Better than ever.
Better than ever.
“Coffee has never been better than today”. I’ve heard this phrase being used few times, in talks and competitions. When I heard this phrase being used, I reluctantly agreed, as personally, I would compare the quality of coffees available, the transparency on the farm, the overall experience with coffee to previous years. There were visible improvements, in roasting to extraction of coffees in shops and roasteries, our understanding on what we do vastly increased, such as importance of water and grind distribution. I see movements of roasters roasting lighter, to showcase the characteristic of the coffee’s origin, process or variety. The improvements on our end has in no doubt, increased the quality and quantity of quality beverage being served globally, which is a good thing. On the other hand, when I think about the the quality grown from the farm, yes, there has been improvements on drying, we know African beds are better than patios or guardiolas, carrying our fermentation is better in tiles than concrete, we know paying the pickers by day than amount of cherries picked will improve the amount of ripe cherries being picked and processed. The improvements that were had over the last 5 years, had massive impact on quality of the greens, but I believe we’ve hit a dilemma. Our knowledge on the process of roasting and brewing has improved considerably, even though its little, we do have grasp on what we can do to maximise positive flavours in the cup. We can argue that we have more coffees scoring 87 or higher compared to 5 years ago, whilst famers knowledge on processing and drying increased linearly with our knowledge on roasting and brewing, one thing that has stalled is communicating feedback back to the farmers. How can a farmer who produced 86 points jump to 88, then 90?

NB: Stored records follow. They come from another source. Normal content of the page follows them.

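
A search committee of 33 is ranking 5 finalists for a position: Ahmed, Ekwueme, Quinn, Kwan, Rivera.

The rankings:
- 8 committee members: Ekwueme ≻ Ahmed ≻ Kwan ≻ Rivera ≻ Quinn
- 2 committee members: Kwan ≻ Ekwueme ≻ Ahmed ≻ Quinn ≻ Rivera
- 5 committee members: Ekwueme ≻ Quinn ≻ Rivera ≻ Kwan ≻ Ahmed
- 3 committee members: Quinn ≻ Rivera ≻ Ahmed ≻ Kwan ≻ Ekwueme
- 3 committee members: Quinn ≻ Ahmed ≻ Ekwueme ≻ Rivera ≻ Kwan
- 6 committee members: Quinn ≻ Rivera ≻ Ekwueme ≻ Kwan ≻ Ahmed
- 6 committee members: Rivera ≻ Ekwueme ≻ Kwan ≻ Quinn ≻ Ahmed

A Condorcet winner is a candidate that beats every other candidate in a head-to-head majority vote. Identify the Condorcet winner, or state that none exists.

Ekwueme

Pairwise majorities:
Ahmed vs Ekwueme: 6 to 27, Ekwueme.
Ahmed–Quinn: Quinn 23–10.
Ahmed vs Kwan: Kwan, 19–14.
Ahmed vs Rivera: Rivera wins 20–13.
Ekwueme vs Quinn: Ekwueme, 21–12.
Ekwueme vs Kwan: Ekwueme, 28–5.
Ekwueme vs Rivera: Ekwueme, 18–15.
Quinn vs Kwan: 5+3+3+6 = 17 for Quinn, 16 for Kwan — Quinn by 17–16.
Quinn vs Rivera: Quinn, 19–14.
Kwan vs Rivera: 8+2 = 10 for Kwan, 23 for Rivera — Rivera by 23–10.
Ekwueme wins every pairwise contest, so Ekwueme is the Condorcet winner.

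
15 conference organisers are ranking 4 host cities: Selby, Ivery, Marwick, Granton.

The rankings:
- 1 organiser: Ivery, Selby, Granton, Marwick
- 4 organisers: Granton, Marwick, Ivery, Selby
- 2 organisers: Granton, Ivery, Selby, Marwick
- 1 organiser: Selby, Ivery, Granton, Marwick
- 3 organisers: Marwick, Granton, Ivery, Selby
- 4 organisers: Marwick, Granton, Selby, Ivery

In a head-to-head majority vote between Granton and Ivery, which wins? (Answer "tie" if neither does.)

Ballots ranking Granton above Ivery: 4 + 2 + 3 + 4 = 13.
Ballots ranking Ivery above Granton: 15 − 13 = 2.
Granton wins the head-to-head 13–2.

Granton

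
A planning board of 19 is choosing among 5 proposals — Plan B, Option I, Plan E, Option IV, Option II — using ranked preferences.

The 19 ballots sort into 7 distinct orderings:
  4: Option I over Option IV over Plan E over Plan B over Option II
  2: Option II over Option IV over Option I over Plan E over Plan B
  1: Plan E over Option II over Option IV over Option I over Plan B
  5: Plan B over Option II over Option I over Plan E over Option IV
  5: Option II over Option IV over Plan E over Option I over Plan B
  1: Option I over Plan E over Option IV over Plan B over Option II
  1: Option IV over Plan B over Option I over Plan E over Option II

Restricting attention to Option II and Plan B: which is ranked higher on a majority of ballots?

Plan B

Ballots ranking Option II above Plan B: 2 + 1 + 5 = 8.
Ballots ranking Plan B above Option II: 19 − 8 = 11.
Plan B wins the head-to-head 11–8.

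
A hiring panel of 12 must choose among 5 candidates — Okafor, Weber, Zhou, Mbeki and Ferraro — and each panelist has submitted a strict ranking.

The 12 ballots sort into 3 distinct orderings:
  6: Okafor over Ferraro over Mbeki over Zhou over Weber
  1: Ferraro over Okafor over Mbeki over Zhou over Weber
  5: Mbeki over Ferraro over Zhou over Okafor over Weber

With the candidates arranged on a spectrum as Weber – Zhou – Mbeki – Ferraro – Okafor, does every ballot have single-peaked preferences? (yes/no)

yes

Axis positions: Weber=1, Zhou=2, Mbeki=3, Ferraro=4, Okafor=5.
Faction 1 (peak Okafor at position 5): ranking walks positions 5-4-3-2-1, expanding outward from the peak — single-peaked.
Faction 2 (peak Ferraro at position 4): ranking walks positions 4-5-3-2-1, expanding outward from the peak — single-peaked.
Faction 3 (peak Mbeki at position 3): ranking walks positions 3-4-2-5-1, expanding outward from the peak — single-peaked.
Every ranking is single-peaked on this axis.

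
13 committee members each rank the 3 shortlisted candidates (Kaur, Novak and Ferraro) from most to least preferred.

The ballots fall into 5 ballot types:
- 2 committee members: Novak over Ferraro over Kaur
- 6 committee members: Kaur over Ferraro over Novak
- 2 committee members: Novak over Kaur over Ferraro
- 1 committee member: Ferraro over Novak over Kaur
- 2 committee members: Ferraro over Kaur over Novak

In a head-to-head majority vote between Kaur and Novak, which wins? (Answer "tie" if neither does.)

Kaur

Ballots ranking Kaur above Novak: 6 + 2 = 8.
Ballots ranking Novak above Kaur: 13 − 8 = 5.
Kaur wins the head-to-head 8–5.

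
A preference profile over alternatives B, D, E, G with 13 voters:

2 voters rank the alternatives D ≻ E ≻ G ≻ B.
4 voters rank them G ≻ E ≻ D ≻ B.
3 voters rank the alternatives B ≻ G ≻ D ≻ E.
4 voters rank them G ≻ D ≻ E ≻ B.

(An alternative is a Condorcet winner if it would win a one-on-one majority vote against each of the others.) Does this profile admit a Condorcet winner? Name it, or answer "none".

Head-to-head results (13 voters):
B–D: D 10–3.
B–E: E 10–3.
B–G: G 10–3.
D vs E: D wins 9–4.
D vs G: G, 11–2.
E vs G: G, 11–2.
G defeats every rival head-to-head and is the Condorcet winner.

G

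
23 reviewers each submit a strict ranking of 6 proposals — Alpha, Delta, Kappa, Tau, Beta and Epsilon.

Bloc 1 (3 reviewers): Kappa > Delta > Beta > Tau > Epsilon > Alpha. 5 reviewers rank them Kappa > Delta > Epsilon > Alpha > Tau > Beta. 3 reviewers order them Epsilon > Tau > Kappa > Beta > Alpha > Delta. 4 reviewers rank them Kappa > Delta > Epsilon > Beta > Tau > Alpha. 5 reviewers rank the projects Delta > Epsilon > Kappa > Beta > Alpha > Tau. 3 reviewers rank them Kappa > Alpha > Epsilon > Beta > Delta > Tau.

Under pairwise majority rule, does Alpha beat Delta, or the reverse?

Ballots ranking Alpha above Delta: 3 + 3 = 6.
Ballots ranking Delta above Alpha: 23 − 6 = 17.
Delta wins the head-to-head 17–6.

Delta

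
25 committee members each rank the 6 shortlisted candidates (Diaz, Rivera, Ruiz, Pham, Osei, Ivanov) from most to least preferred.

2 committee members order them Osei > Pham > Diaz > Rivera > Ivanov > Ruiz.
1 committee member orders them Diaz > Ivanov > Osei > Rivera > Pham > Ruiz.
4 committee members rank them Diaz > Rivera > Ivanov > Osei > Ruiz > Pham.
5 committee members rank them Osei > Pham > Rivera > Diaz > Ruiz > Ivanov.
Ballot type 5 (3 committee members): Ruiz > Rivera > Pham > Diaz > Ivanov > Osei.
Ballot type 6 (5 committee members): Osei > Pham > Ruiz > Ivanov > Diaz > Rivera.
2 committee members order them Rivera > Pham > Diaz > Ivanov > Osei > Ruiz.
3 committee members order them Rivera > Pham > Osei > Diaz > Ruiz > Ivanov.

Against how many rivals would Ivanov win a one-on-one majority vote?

Ivanov against each rival (25 committee members):
Ivanov vs Diaz: Ivanov is ranked higher on 5 ballots, Diaz on 20. Diaz wins 20–5.
Ivanov vs Rivera: Rivera wins 19–6.
Ivanov vs Ruiz: Ruiz, 16–9.
Ivanov vs Pham: Pham wins 20–5.
Ivanov–Osei: Osei 15–10.
Ivanov beats no one; loses to Diaz, Rivera, Ruiz, Pham, Osei — 0 pairwise wins.

0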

This was a dilemma I faced when I was talking to my good friend and farmer Jorge Raul Raviera, of Finca Santa Rosa in El Salvador. After using his coffee in competition, which I loved, he asked me how he can improve for next year’s production, and I couldn’t really give him any feedback. The only feedback a farmer gets is a stupid coffee scoring system which needs vast improvements, and its a subject of its own, a score of 88, when the cherry has been off the tree barely 2 months does not translate the overall quality and the swings of quality the roasters will experience from 3-9 months off tree, and this doesn’t really tell farmer what he or she should do to improve their score, whilst famers know what type of fertiliser they need to use, they don’t know how it impacts cup quality, and there are probably handful of green buyer around the world who knows how different types of fertilisers will have direct impact on cup quality. Whilst we have good understanding what’s happening in the cup, we cannot relate that to the farm practises and I think this is a huge gap that needs filling.
Current feedback system from the roaster/green buyer isn’t effective as it should be, who contacts their farm, or importer on the changes in quality throughout the usage of that coffee? Should there be a guideline by CQI on how to effectively correspond feedback to farmers, instead of green buyers going to farms and telling famers what they should do, without any clear factual evidence that it would increase their coffee quality? I’ve seen and heard farms benefit from this, and some, unfortunately not so much. For me, it was an eye opening experience, where my knowledge on roasting and extraction didn’t help Jorge much. Where I do believe coffee quality has gotten better, but if we want to continue saying ‘it has been better than ever’, establishing a language that will benefit both end of the chain needs to be in place.